Jing Crystal Zhao's Research Focus
Genes encode proteins and proteins dictate cell fate. Messenger RNAs (mRNA) act as templates for protein synthesis. Therefore, appropriate regulation of mRNA is central to the function of eukaryotic cells. One potential regulatory mechanism of mRNA is through mRNA modification. Recent studies showed that tens of thousands mRNA and noncoding RNA molecules in mammalian cells are tagged with a specific type of chemical modification, named N6-methyladenosine or m6A. Excess m6A in mouse leads to infertility. However, how m6A exerts these functions is unknown.
Recently, my lab identified a protein complex that governs m6A formation. Depleting such complex in mouse embryonic stem cells leads to cellular differentiation. Significantly, we discovered that m6A shortens the half-life of a subset of mRNAs, including mRNAs encoding pro-differentiation genes. These findings suggested that the major function of m6A in mammalian cells is to destabilize RNA and demonstrated an essential role of m6A in keeping pluripotent cells undifferentiated.

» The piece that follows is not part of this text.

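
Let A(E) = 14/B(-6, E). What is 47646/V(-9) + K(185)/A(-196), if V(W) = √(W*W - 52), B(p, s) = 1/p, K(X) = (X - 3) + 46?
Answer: -19/7 + 47646*√29/29 ≈ 8844.9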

Currently, we are digging deeper into the molecular mechanisms through which m6A regulates RNA stability. We are also investigating how m6A regulates mESC ground state and whether m6A plays a role in mESC differentiation. We welcome applications from students and postdoctoral fellows interested in these research areas.
Jing Crystal Zhao's Bio
Jing Crystal Zhao received her Ph.D. in Endocrinology from the Biology Department at Boston University. She was trained as a research fellow at Massachusetts General Hospital/Harvard Medical School in neuroendocrinology, RNA biology, and epigenetics. She was recruited to the SBP as an Assistant Professor in 2011.